I started making jewelry again and need to build another electro-former. I had my directions packed with the unit ... neither stored well. My chemicals I was able to get thru the local drug store. Do you have step-by-step instructions on how to put the battery unit together? Mine was a plug in and I had to put the electronic componets together on a board. I than mounted it in a tackle box with a hole in the side for the cord and leaders. Thank you for your help! Becky

These days a lot of electro forming has been over taken by the polymer clays - in particular the precious metal clays that allow you to work in silver gold copper and then burn out the base material leaving the fused precious metal behind. You can utilise all of the things you have done before - setting stones etc.

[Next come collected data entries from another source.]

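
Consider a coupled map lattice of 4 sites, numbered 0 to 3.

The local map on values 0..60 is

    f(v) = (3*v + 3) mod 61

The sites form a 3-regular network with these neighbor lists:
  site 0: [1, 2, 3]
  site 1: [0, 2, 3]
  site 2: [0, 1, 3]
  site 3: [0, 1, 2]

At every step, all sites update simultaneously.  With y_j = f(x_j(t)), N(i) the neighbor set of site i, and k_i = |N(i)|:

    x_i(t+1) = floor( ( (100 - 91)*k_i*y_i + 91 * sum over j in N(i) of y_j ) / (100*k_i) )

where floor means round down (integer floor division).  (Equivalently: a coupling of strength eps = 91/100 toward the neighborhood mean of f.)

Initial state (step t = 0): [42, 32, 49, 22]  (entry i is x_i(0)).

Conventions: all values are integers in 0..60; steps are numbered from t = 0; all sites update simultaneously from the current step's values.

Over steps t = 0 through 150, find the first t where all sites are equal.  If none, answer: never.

Answer: 8
Key observation: Synchronization is absorbing here: once all sites are equal they stay equal, and step 8 is the first all-equal step.

Derivation:
t=0: [42, 32, 49, 22]  (not all equal)
t=1: [23, 16, 18, 22]  (not all equal)
t=2: [36, 27, 26, 36]  (not all equal)
t=3: [32, 38, 39, 32]  (not all equal)
t=4: [49, 45, 45, 49]  (not all equal)
t=5: [20, 23, 23, 20]  (not all equal)
t=6: [7, 5, 5, 7]  (not all equal)
t=7: [20, 21, 21, 20]  (not all equal)
t=8: [3, 3, 3, 3]  (all equal)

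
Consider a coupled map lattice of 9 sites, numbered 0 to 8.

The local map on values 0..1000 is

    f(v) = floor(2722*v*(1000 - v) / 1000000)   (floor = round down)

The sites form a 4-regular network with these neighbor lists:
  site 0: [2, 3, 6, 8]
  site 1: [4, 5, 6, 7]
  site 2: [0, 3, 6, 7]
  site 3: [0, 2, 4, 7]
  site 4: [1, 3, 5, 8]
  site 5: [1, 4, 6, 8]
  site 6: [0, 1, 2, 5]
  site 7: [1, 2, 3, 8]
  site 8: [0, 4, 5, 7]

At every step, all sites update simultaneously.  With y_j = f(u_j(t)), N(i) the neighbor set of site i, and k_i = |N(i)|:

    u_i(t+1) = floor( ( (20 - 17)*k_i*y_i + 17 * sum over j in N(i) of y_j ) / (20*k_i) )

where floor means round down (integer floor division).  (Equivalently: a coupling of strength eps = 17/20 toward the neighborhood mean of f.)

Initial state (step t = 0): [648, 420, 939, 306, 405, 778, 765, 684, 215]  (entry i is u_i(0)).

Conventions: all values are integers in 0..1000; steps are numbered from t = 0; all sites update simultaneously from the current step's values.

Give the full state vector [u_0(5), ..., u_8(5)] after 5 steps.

Answer: [615, 615, 615, 615, 615, 615, 615, 615, 615]

Derivation:
t=0: [648, 420, 939, 306, 405, 778, 765, 684, 215]
t=1: [450, 567, 506, 515, 559, 552, 478, 482, 564]
t=2: [676, 674, 677, 676, 672, 671, 674, 674, 673]
t=3: [596, 598, 596, 596, 598, 598, 597, 597, 598]
t=4: [654, 654, 654, 654, 654, 654, 654, 654, 654]
t=5: [615, 615, 615, 615, 615, 615, 615, 615, 615]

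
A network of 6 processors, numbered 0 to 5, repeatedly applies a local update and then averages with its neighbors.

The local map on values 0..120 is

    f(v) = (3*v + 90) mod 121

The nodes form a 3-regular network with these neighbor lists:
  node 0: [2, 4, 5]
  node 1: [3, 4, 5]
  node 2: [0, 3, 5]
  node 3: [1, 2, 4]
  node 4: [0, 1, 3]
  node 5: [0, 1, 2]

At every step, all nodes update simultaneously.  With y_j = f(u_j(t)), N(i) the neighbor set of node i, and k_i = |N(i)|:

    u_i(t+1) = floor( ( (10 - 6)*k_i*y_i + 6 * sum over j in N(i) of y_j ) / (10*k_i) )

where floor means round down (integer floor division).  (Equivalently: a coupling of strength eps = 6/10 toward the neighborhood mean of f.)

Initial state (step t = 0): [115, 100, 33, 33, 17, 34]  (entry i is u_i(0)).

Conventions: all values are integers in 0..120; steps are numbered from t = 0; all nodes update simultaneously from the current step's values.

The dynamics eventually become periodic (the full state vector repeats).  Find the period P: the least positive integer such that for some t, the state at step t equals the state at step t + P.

Simulating step by step:
t=0: [115, 100, 33, 33, 17, 34]
t=1: [60, 42, 69, 50, 41, 61]
t=2: [46, 86, 57, 96, 85, 48]
t=3: [89, 88, 54, 51, 86, 91]
t=4: [69, 66, 27, 46, 88, 47]
t=5: [76, 84, 74, 84, 86, 74]
t=6: [79, 95, 77, 95, 97, 77]
t=7: [69, 26, 66, 26, 29, 66]
t=8: [51, 48, 48, 48, 52, 48]
t=9: [46, 91, 90, 91, 47, 90]
t=10: [112, 45, 92, 45, 65, 92]
t=11: [35, 71, 35, 71, 71, 35]
t=12: [71, 63, 71, 63, 63, 71]
t=13: [56, 41, 56, 41, 41, 56]
t=14: [31, 76, 31, 76, 76, 31]
t=15: [64, 73, 64, 73, 73, 64]
t=16: [45, 61, 45, 61, 61, 45]
t=17: [89, 45, 89, 45, 45, 89]
t=18: [112, 106, 112, 106, 106, 112]
t=19: [59, 48, 59, 48, 48, 59]
t=20: [42, 95, 42, 95, 95, 42]
t=21: [78, 28, 78, 28, 28, 78]
t=22: [76, 58, 76, 58, 58, 76]
t=23: [65, 32, 65, 32, 32, 65]
t=24: [47, 60, 47, 60, 60, 47]
t=25: [93, 44, 93, 44, 44, 93]
t=26: [25, 82, 25, 82, 82, 25]
t=27: [54, 84, 54, 84, 84, 54]
t=28: [28, 82, 28, 82, 82, 28]
t=29: [61, 85, 61, 85, 85, 61]
t=30: [45, 88, 45, 88, 88, 45]
t=31: [105, 110, 105, 110, 110, 105]
t=32: [45, 54, 45, 54, 54, 45]
t=33: [85, 28, 85, 28, 28, 85]
t=34: [93, 63, 93, 63, 63, 93]
t=35: [12, 30, 12, 30, 30, 12]
t=36: [15, 48, 15, 48, 48, 15]
t=37: [33, 93, 33, 93, 93, 33]
t=38: [55, 18, 55, 18, 18, 55]
t=39: [15, 21, 15, 21, 21, 15]
t=40: [17, 28, 17, 28, 28, 17]
t=41: [26, 46, 26, 46, 46, 26]
t=42: [59, 95, 59, 95, 95, 59]
t=43: [22, 14, 22, 14, 14, 22]
t=44: [30, 15, 30, 15, 15, 30]
t=45: [50, 23, 50, 23, 23, 50]
t=46: [102, 54, 102, 54, 54, 102]
t=47: [28, 14, 28, 14, 14, 28]
t=48: [44, 19, 44, 19, 19, 44]
t=49: [86, 41, 86, 41, 41, 86]
t=50: [103, 94, 103, 94, 94, 103]
t=51: [30, 14, 30, 14, 14, 30]
t=52: [49, 20, 49, 20, 20, 49]
t=53: [98, 46, 98, 46, 46, 98]
t=54: [38, 89, 38, 89, 89, 38]
t=55: [89, 108, 89, 108, 108, 89]
t=56: [102, 63, 102, 63, 63, 102]
t=57: [33, 36, 33, 36, 36, 33]
t=58: [69, 75, 69, 75, 75, 69]
t=59: [58, 69, 58, 69, 69, 58]
t=60: [28, 48, 28, 48, 48, 28]
t=61: [65, 101, 65, 101, 101, 65]
t=62: [40, 32, 40, 32, 32, 40]
t=63: [84, 69, 84, 69, 69, 84]
t=64: [91, 64, 91, 64, 64, 91]
t=65: [8, 32, 8, 32, 32, 8]
t=66: [104, 74, 104, 74, 74, 104]
t=67: [45, 63, 45, 63, 63, 45]
t=68: [90, 50, 90, 50, 50, 90]
t=69: [118, 118, 118, 118, 118, 118]
t=70: [81, 81, 81, 81, 81, 81]
t=71: [91, 91, 91, 91, 91, 91]
t=72: [0, 0, 0, 0, 0, 0]
t=73: [90, 90, 90, 90, 90, 90]
t=74: [118, 118, 118, 118, 118, 118]

Answer: 5
Key observation: The state at step 69, [118, 118, 118, 118, 118, 118], reappears at step 74 — and no state repeats earlier — so the cycle the system enters has period 5.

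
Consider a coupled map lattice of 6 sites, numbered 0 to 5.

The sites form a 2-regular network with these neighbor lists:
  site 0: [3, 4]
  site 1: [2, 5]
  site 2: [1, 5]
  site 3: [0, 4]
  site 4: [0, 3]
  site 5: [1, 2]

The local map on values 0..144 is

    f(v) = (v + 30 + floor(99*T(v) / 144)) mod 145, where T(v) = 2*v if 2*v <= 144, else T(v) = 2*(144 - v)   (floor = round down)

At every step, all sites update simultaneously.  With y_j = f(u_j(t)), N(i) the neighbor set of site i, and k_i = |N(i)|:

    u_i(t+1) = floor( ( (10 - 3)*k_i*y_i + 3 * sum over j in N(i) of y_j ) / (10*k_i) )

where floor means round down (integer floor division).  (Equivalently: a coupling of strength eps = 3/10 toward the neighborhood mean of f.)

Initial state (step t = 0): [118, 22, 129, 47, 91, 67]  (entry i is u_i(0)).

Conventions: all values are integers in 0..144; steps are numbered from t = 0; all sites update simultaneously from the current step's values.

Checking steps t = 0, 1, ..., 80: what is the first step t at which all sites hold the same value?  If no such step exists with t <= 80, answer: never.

Simulating step by step:
t=0: [118, 22, 129, 47, 91, 67]  (not all equal)
t=1: [54, 69, 42, 111, 60, 48]  (not all equal)
t=2: [19, 74, 119, 34, 27, 127]  (not all equal)
t=3: [83, 49, 40, 102, 93, 38]  (not all equal)
t=4: [49, 37, 105, 45, 47, 102]  (not all equal)
t=5: [42, 94, 54, 116, 119, 54]  (not all equal)
t=6: [101, 36, 18, 52, 51, 18]  (not all equal)
t=7: [33, 102, 78, 13, 12, 78]  (not all equal)
t=8: [93, 46, 51, 66, 65, 51]  (not all equal)
t=9: [45, 99, 25, 41, 40, 25]  (not all equal)
t=10: [133, 58, 82, 128, 126, 82]  (not all equal)
t=11: [33, 31, 47, 34, 34, 47]  (not all equal)
t=12: [108, 114, 135, 109, 109, 135]  (not all equal)
t=13: [42, 37, 33, 42, 42, 33]  (not all equal)
t=14: [129, 114, 109, 129, 129, 109]  (not all equal)
t=15: [34, 40, 41, 34, 34, 41]  (not all equal)
t=16: [110, 125, 126, 110, 110, 126]  (not all equal)
t=17: [41, 35, 35, 41, 41, 35]  (not all equal)
t=18: [127, 113, 113, 127, 127, 113]  (not all equal)
t=19: [35, 40, 40, 35, 35, 40]  (not all equal)
t=20: [113, 125, 125, 113, 113, 125]  (not all equal)
t=21: [40, 36, 36, 40, 40, 36]  (not all equal)
t=22: [125, 115, 115, 125, 125, 115]  (not all equal)
t=23: [36, 39, 39, 36, 36, 39]  (not all equal)
t=24: [115, 122, 122, 115, 115, 122]  (not all equal)
t=25: [39, 37, 37, 39, 39, 37]  (not all equal)
t=26: [122, 117, 117, 122, 122, 117]  (not all equal)
t=27: [37, 39, 39, 37, 37, 39]  (not all equal)
t=28: [117, 122, 122, 117, 117, 122]  (not all equal)
t=29: [39, 37, 37, 39, 39, 37]  (not all equal)

Answer: never
Key observation: The state at step 25 reappears at step 29 — the system is in a cycle of period 4 from step 25 on.  No step 0..29 is synchronized, and the cycle repeats forever, so no step up to 80 (or ever) has all sites equal.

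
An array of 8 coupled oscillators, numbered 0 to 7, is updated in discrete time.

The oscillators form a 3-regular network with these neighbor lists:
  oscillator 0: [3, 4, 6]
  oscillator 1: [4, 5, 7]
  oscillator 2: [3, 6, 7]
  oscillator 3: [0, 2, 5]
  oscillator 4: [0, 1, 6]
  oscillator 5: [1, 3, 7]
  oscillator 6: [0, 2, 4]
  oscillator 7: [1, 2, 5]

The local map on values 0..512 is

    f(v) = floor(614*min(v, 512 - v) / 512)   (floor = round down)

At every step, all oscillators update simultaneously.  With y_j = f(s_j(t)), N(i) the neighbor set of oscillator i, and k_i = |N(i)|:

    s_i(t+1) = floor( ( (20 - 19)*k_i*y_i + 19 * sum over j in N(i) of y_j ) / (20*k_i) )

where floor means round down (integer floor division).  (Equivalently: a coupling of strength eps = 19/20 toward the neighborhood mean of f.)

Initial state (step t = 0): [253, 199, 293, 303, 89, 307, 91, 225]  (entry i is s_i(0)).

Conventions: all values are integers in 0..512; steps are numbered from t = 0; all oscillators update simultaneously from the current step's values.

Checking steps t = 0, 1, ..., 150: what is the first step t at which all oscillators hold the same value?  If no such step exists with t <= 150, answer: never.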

Cooksongold are the company I deal with for supplies (here in the UK - although I believe they would ship to USA).

The battery is a simple way to have a controlled current - The small square 9 volt battery is a good one as the current supplied is small and you can easily hook 2 or more batteries  together for higher voltages.

However if you intending to do a lot of this then I would suggest you invest in a variable current power supply.

You can of course buy a kit of parts to do exactly what you want to do all ready made (just split the cost over your products over a year so some one else pays for it!)

You technique is what I have done. i was interested in plating natural  objects, seeds, leaves and dried flowers. I even tried a few beetles - suitably dead and dried of course. It's surprising what you can electroplate.

Powered graphite is a lot cheaper than silver paint. You should be able to get it on line easily at a reasonably cost.  A thing I did was to spray  delicate items with hair lacquer and quickly pop in a small plastic bag containing a small amount of graphite powder and the shake (make sure you hold the top tight!)  This gives you a very fine even coating. I still do this today to flour coat meat and fish for cooking.

Have a look at commercial units - Find out from their specifications what current/voltage they use and I am sure we can give you a circuit to build a power supply if you decide to DIY.

Have fun - Be creative!  (Oh and show us what you do - This place is all about sharing.